Other Hamas members, however, were quick to shed doubt on the prisoners' platform indicating support for a two-state solution. Government spokesman Ghazi Hamad says many prisoners were totally unaware of the draft. "Nobody spoke about two states in this document," he says, "but it speaks of a general solution accepting the 1967 borders," or the creation of a Palestinian state including the Gaza Strip, West Bank and East Jerusalem, "and we support that."
The prisoners' letter is being viewed by some as a benchmark of moderation emanating from those who are usually considered to hold hardline opinions - and who are held in high esteem in Palestinian society because they were at the forefront of their national struggle.
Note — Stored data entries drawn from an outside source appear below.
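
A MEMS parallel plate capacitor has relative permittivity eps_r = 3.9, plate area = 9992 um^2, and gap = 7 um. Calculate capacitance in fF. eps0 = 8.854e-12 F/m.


Step 1: Convert area to m^2: A = 9992e-12 m^2
Step 2: Convert gap to m: d = 7e-6 m
Step 3: C = eps0 * eps_r * A / d
C = 8.854e-12 * 3.9 * 9992e-12 / 7e-6
Step 4: Convert to fF (multiply by 1e15).
C = 49.29 fF


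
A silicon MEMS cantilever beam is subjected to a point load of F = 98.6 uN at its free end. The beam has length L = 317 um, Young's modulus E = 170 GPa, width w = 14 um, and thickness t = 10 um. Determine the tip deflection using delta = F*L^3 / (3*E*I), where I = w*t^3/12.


Step 1: Calculate the second moment of area.
I = w * t^3 / 12 = 14 * 10^3 / 12 = 1166.6667 um^4
Step 2: Convert E to consistent units (1 GPa = 1000 uN/um^2).
E = 170 GPa = 170000 uN/um^2
Step 3: Calculate tip deflection.
delta = F * L^3 / (3 * E * I)
delta = 98.6 * 317^3 / (3 * 170000 * 1166.6667)
delta = 5.2788 um


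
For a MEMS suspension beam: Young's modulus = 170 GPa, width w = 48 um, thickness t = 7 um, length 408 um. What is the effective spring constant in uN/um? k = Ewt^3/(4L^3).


Step 1: Convert E to consistent units (1 GPa = 1000 uN/um^2).
E = 170 GPa = 170000 uN/um^2
Step 2: Compute t^3 = 7^3 = 343
Step 3: Compute L^3 = 408^3 = 67917312
Step 4: k = 170000 * 48 * 343 / (4 * 67917312)
k = 10.3025 uN/um


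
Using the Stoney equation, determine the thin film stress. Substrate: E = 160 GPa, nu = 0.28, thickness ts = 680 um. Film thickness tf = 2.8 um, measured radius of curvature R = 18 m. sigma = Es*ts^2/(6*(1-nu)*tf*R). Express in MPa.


Step 1: Compute numerator: Es * ts^2 = 160 * 680^2 = 73984000 (GPa*um^2)
Step 2: Compute denominator (R in um): 6*(1-nu)*tf*R = 6*0.72*2.8*18e6 = 217728000.0 (um^2)
Step 3: sigma (GPa) = 73984000 / 217728000.0 = 3.398e-01 GPa
Step 4: Convert to MPa (x1000): sigma = 339.8 MPa


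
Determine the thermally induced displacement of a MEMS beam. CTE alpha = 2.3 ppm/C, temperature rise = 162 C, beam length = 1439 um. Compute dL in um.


Step 1: Convert CTE: alpha = 2.3 ppm/C = 2.3e-6 /C
Step 2: dL = 2.3e-6 * 162 * 1439
dL = 0.5362 um


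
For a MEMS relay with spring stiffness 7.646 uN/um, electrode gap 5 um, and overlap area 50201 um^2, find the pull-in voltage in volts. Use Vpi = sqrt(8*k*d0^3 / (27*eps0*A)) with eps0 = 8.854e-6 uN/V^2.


Step 1: Compute numerator: 8 * k * d0^3 = 8 * 7.646 * 5^3 = 7646.0
Step 2: Compute denominator: 27 * eps0 * A = 27 * 8.854e-6 * 50201 = 12.000951
Step 3: Vpi = sqrt(7646.0 / 12.000951)
Vpi = 25.24 V


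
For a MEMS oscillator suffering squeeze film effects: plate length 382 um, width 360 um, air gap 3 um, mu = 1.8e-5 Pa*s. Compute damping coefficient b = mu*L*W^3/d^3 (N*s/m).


Step 1: Convert to SI.
L = 382e-6 m, W = 360e-6 m, d = 3e-6 m
Step 2: W^3 = (360e-6)^3 = 4.67e-11 m^3
Step 3: d^3 = (3e-6)^3 = 2.70e-17 m^3
Step 4: b = 1.8e-5 * 382e-6 * 4.67e-11 / 2.70e-17
b = 1.19e-02 N*s/m


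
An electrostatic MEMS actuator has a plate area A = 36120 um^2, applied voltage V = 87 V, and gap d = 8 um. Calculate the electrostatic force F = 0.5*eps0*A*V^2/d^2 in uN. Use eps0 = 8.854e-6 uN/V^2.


Step 1: Identify parameters.
eps0 = 8.854e-6 uN/V^2, A = 36120 um^2, V = 87 V, d = 8 um
Step 2: Compute V^2 = 87^2 = 7569
Step 3: Compute d^2 = 8^2 = 64
Step 4: F = 0.5 * 8.854e-6 * 36120 * 7569 / 64
F = 18.911 uN


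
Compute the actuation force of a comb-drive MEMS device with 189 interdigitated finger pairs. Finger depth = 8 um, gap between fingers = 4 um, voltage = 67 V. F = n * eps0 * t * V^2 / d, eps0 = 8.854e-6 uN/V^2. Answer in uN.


Step 1: Parameters: n=189, eps0=8.854e-6 uN/V^2, t=8 um, V=67 V, d=4 um
Step 2: V^2 = 4489
Step 3: F = 189 * 8.854e-6 * 8 * 4489 / 4
F = 15.024 uN


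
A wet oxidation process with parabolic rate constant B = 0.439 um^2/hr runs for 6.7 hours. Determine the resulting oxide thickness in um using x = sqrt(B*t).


Step 1: Compute B*t = 0.439 * 6.7 = 2.9413
Step 2: x = sqrt(2.9413)
x = 1.715 um


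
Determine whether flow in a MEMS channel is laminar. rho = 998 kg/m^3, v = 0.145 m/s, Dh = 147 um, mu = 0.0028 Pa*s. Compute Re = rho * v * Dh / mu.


Step 1: Convert Dh to meters: Dh = 147e-6 m
Step 2: Re = rho * v * Dh / mu
Re = 998 * 0.145 * 147e-6 / 0.0028
Re = 7.597
Since Re = 7.597 is below ~2300, the flow is laminar.


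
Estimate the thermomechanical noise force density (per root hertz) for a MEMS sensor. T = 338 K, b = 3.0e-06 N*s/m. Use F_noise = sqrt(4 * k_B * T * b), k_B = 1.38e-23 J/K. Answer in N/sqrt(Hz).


Step 1: Compute 4 * k_B * T * b
= 4 * 1.38e-23 * 338 * 3.0e-06
= 5.5973e-26 N^2/Hz
Step 2: F_noise = sqrt(5.5973e-26)
F_noise = 2.37e-13 N/sqrt(Hz)


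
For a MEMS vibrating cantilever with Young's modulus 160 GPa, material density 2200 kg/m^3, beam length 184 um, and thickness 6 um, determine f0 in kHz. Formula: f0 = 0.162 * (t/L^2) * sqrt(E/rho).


Step 1: Convert units to SI.
t_SI = 6e-6 m, L_SI = 184e-6 m
Step 2: Calculate sqrt(E/rho).
sqrt(160e9 / 2200) = 8528.03 m/s
Step 3: Compute f0.
f0 = 0.162 * 6e-6 / (184e-6)^2 * 8528.03 = 244838.3 Hz = 244.84 kHz


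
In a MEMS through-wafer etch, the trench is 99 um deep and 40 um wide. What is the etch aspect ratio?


Step 1: AR = depth / width
Step 2: AR = 99 / 40
AR = 2.5


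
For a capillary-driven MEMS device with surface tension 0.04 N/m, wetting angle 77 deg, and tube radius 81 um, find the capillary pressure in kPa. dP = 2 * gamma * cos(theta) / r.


Step 1: cos(77 deg) = 0.225
Step 2: Convert r to m: r = 81e-6 m
Step 3: dP = 2 * 0.04 * 0.225 / 81e-6 = 222.2 Pa
Step 4: Convert Pa to kPa (divide by 1000).
dP = 0.22 kPa


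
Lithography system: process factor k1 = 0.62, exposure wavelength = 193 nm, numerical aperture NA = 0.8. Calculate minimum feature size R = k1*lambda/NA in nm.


Step 1: Identify values: k1 = 0.62, lambda = 193 nm, NA = 0.8
Step 2: R = k1 * lambda / NA
R = 0.62 * 193 / 0.8
R = 149.6 nm


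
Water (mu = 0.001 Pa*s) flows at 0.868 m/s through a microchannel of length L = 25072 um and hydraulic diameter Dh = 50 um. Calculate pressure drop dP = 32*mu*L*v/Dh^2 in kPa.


Step 1: Convert to SI: L = 25072e-6 m, Dh = 50e-6 m
Step 2: dP = 32 * 0.001 * 25072e-6 * 0.868 / (50e-6)^2
Step 3: dP = 278559.95 Pa
Step 4: Convert to kPa: dP = 278.56 kPa


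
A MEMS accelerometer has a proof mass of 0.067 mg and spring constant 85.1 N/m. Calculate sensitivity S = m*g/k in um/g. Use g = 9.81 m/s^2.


Step 1: Convert mass: m = 0.067 mg = 6.70e-08 kg
Step 2: S = m * g / k = 6.70e-08 * 9.81 / 85.1
Step 3: S = 7.72e-09 m/g
Step 4: Convert to um/g: S = 0.008 um/g


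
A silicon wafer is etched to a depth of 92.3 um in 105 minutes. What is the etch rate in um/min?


Step 1: Etch rate = depth / time
Step 2: rate = 92.3 / 105
rate = 0.879 um/min


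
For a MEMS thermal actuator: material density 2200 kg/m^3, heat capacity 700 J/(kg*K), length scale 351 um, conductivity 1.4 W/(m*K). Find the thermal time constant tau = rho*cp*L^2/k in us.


Step 1: Convert L to m: L = 351e-6 m
Step 2: L^2 = (351e-6)^2 = 1.23201e-07 m^2
Step 3: tau = 2200 * 700 * 1.23201e-07 / 1.4 = 1.355211e-01 s
Step 4: Convert to microseconds (multiply by 1e6).
tau = 135521.1 us


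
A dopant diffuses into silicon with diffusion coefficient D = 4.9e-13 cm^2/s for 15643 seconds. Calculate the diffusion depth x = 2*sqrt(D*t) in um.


Step 1: Compute D*t = 4.9e-13 * 15643 = 7.66507e-09 cm^2
Step 2: sqrt(D*t) = 8.75504e-05 cm
Step 3: x = 2 * 8.75504e-05 cm = 1.751008e-04 cm
Step 4: Convert to um (1 cm = 1e4 um): x = 1.751 um


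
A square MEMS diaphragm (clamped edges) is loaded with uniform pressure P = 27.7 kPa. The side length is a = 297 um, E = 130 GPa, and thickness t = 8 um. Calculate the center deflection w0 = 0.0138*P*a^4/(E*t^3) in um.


Step 1: Convert pressure to compatible units (E is in GPa, so P in GPa).
P = 27.7 kPa = 27.7e-6 GPa
Step 2: Compute numerator: 0.0138 * P * a^4.
a^4 = 297^4 = 7780827681
numerator = 0.0138 * 27.7e-6 * 7780827681 = 2.9743e+03
Step 3: Compute denominator: E * t^3 = 130 * 8^3 = 66560
Step 4: w0 = numerator / denominator = 2.9743e+03 / 66560 = 0.0447 um


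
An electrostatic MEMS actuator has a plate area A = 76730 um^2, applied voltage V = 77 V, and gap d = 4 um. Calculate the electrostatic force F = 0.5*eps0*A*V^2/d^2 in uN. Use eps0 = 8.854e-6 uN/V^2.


Step 1: Identify parameters.
eps0 = 8.854e-6 uN/V^2, A = 76730 um^2, V = 77 V, d = 4 um
Step 2: Compute V^2 = 77^2 = 5929
Step 3: Compute d^2 = 4^2 = 16
Step 4: F = 0.5 * 8.854e-6 * 76730 * 5929 / 16
F = 125.874 uN


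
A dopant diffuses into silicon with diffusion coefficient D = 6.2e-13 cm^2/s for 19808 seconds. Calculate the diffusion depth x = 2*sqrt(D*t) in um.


Step 1: Compute D*t = 6.2e-13 * 19808 = 1.228096e-08 cm^2
Step 2: sqrt(D*t) = 1.10819e-04 cm
Step 3: x = 2 * 1.10819e-04 cm = 2.21638e-04 cm
Step 4: Convert to um (1 cm = 1e4 um): x = 2.216 um


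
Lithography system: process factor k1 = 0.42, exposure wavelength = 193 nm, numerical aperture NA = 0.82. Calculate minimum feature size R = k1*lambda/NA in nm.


Step 1: Identify values: k1 = 0.42, lambda = 193 nm, NA = 0.82
Step 2: R = k1 * lambda / NA
R = 0.42 * 193 / 0.82
R = 98.9 nm


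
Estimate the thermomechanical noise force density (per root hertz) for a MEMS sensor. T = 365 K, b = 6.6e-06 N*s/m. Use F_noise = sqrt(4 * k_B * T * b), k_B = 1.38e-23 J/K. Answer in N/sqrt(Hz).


Step 1: Compute 4 * k_B * T * b
= 4 * 1.38e-23 * 365 * 6.6e-06
= 1.3298e-25 N^2/Hz
Step 2: F_noise = sqrt(1.3298e-25)
F_noise = 3.65e-13 N/sqrt(Hz)


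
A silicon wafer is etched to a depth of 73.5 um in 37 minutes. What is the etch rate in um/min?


Step 1: Etch rate = depth / time
Step 2: rate = 73.5 / 37
rate = 1.986 um/min


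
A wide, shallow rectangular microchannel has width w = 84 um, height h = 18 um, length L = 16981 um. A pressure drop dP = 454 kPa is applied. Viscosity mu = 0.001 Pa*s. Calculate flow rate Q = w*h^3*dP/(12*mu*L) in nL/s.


Step 1: Convert all dimensions to SI (meters).
w = 84e-6 m, h = 18e-6 m, L = 16981e-6 m, dP = 454e3 Pa
Step 2: Q = w * h^3 * dP / (12 * mu * L)
Q = 84e-6 * (18e-6)^3 * 454e3 / (12 * 0.001 * 16981e-6) = 1.09146081e-09 m^3/s
Step 3: Convert Q from m^3/s to nL/s (1 m^3 = 1e12 nL, so multiply by 1e12).
Q = 1091.461 nL/s


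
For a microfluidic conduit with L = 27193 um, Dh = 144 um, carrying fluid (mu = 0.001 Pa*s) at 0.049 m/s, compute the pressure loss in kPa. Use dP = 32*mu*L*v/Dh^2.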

The platform is being looked at with particular interest because it implies a kind of de-facto acceptance of a two-state solution across the two main Palestinian political movements.
There are other signs indicating that many Palestinians' views are more open to compromise than would be assumed, based on Hamas' election sweep in January. Hamas leaders have repeatedly said that they will not recognize Israel or forswear violence - which Hamas views as resistance - against the Jewish state. Rank-and-file Palestinians, however, are indicating that their leanings are more malleable.
Most Palestinians, according to a poll released two weeks ago, think they would fare better by working out their differences with Israel around a negotiating table than they would by dealing themselves out of and having Israel redraw its borders without Palestinian input. Just under three-quarters of Palestinians say they would prefer a negotiated solution to unilateral withdrawals, such as Israel's pull-out from Gaza last year, pollsters at the Palestinian Center for Public Opinion and Survey Research in Ramallah found. And yet, 59 percent of Palestinians polled say they oppose Hamas agreeing to recognize Israel now.
There is growing anger over what Palestinians call the "boycott," where all government employees and elected officials have gone unpaid since March because of the cut-off in most foreign donor funding to the Palestinian Authority.
Nevertheless, the newly elected Hamas officials are setting about the difficult business of governing.
At a recent workshop on how to exercise their newfound power as lawmakers, PLC members learned how to go about questioning government ministers and ministry directors to check on the spending, and get the answers they need.
It sounds a lot like a system of checks and balances, the kind of democratic distribution of power that countries with a stake here - particularly the US - had been trying to cultivate, with deeply limited success, under the late Palestinian president, Yasser Arafat. But under the current circumstances, democracy-building programs in the West Bank and Gaza Strip are out.
Salah al-Bardawil is one of the many new PLC members trying to figure out how to run a government on a very slim budget: it is not clear whether the Quartet will allow any of the released funds to go to paying salaries for public jobs, from police to teachers to sanitation workers.
He says that Hamas position does not lag behind the prisoners' platform, but leaves things open for debate. That, after all, is what it means to transform oneself from a militancy group to a party controlling 74 out of 132 parliamentary seats.
"We are in favor of any steps towards establishing a Palestinian state in the borders of 1967," says Mr. Bardawil. "When Israel stops its dream of a state from the Nile to the Euphrates, we will stop our dream of Haifa and Yaffa and Acco," cities along Israel's coast which had large Arab populations before 1948, and still have sizable Arab minorities. "Give us the land of 1967 and less us dream for the next 100 years."